National Endowment for the Humanities Selects Karen Kenton as New Director of Federal/State Partnership
WASHINGTON, D.C. — The National Endowment for the Humanities (NEH) is pleased to announce the appointment of a new director of NEH’s Office of Federal/State Partnership. Karen Kenton, who has served as acting director of that office since November 2017, has been chosen for the position following a national search.
“We are proud to have Karen in this leadership role,” said NEH Chairman Jon Parrish Peede. “She has already established strong relationships with numerous state councils and looks forward to a close working relationship with each one.”
Kenton has served as a senior program officer in NEH’s Division of Public Programs since 2011, and has been involved in many of NEH’s special initiatives, including Created Equal: America’s Civil Rights Struggle; Bridging Cultures: Muslim Journeys Bookshelf; the History Film Forum; and NEH’s partnership with the Library of Congress Center for the Book.
Kenton came to NEH after a career in the nonprofit sector, including as a freelance producer and an executive for WETA-TV, Washington D.C.’s flagship public television station. As a project executive, Kenton worked on fifteen WETA co-productions with Florentine Films, including, The West; Lewis & Clark: The Journey of the Corps of Discovery; Thomas Jefferson; Mark Twain; JAZZ; The War; National Parks: America’s Best Idea; and Prohibition. She served as executive producer on several NEH-funded films, including War of 1812; Becoming Helen Keller; Daniel Burnham and the American City; and Through Deaf Eyes. Films that Kenton was involved in producing have been awarded the Emmy, the Alfred I. DuPont/Columbia University Award, and the Erik Barnouw Prize.
Kenton holds a bachelor’s degree in Communications from Glassboro State College and a Master’s of Library Science from the University of Maryland.

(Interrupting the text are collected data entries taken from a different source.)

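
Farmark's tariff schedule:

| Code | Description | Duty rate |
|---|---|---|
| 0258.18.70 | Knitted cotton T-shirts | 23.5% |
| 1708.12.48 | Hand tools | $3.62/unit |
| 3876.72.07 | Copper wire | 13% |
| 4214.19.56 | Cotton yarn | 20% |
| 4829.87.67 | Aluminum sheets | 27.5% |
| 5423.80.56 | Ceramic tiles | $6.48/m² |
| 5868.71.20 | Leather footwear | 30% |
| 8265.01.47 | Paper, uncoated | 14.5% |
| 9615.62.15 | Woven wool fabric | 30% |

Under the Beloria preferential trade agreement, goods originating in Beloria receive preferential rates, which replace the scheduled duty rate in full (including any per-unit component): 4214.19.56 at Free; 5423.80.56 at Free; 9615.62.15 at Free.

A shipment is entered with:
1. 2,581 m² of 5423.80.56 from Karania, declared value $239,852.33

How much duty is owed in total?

$16,724.88

Line 1 (5423.80.56, Karania, 2,581 m², $239,852.33):
Base rate for 5423.80.56 is $6.48/m².
5423.80.56 has an FTA preferential rate, but origin Karania is not Beloria; base rate stands.
Duty = 2,581 × $6.48 = $16,724.88.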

“The state humanities councils help NEH realize its two primary strategic goals: advancing knowledge and understanding of the humanities and increasing public awareness of the humanities throughout the United States,” said Kenton. “I am honored and delighted to support the state council community’s efforts to engage diverse public audiences through rich, inclusive humanities education and lifelong learning opportunities.”

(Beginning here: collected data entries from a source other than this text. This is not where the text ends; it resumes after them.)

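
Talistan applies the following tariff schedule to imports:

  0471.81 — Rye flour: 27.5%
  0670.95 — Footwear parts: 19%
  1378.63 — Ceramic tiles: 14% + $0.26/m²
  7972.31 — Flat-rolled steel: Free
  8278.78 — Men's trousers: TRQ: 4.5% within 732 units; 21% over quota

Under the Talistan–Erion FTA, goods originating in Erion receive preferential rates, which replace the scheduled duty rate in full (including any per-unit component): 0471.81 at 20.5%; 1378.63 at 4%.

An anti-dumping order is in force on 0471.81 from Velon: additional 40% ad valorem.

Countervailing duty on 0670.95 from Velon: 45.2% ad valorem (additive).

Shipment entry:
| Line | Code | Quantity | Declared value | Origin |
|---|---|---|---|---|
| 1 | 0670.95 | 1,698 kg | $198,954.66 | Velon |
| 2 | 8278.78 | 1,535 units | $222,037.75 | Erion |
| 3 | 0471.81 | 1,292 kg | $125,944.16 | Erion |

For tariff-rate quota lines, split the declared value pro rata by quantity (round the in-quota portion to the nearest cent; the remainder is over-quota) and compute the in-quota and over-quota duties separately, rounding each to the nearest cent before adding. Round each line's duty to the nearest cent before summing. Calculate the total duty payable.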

NEH’s Office of Federal/State Partnership collaborates with 56 independent state and jurisdictional humanities councils to support local programs. Councils sponsor literacy campaigns, speakers bureaus, teacher development, cultural tourism, humanities publications, films, exhibitions, and Chautauqua performances. They also help extend the reach of NEH-funded projects, and ensure NEH remains connected to local and regional communities.
The creation of the councils was mandated in NEH’s early legislation, and a portion of their operating funds comes through NEH. The NEH Office of Federal/State Partnership oversees the councils’ congressionally appropriated general operating support grants, carries out on-site consultations and review, offers councils general liability insurance, and maintains network-wide communication.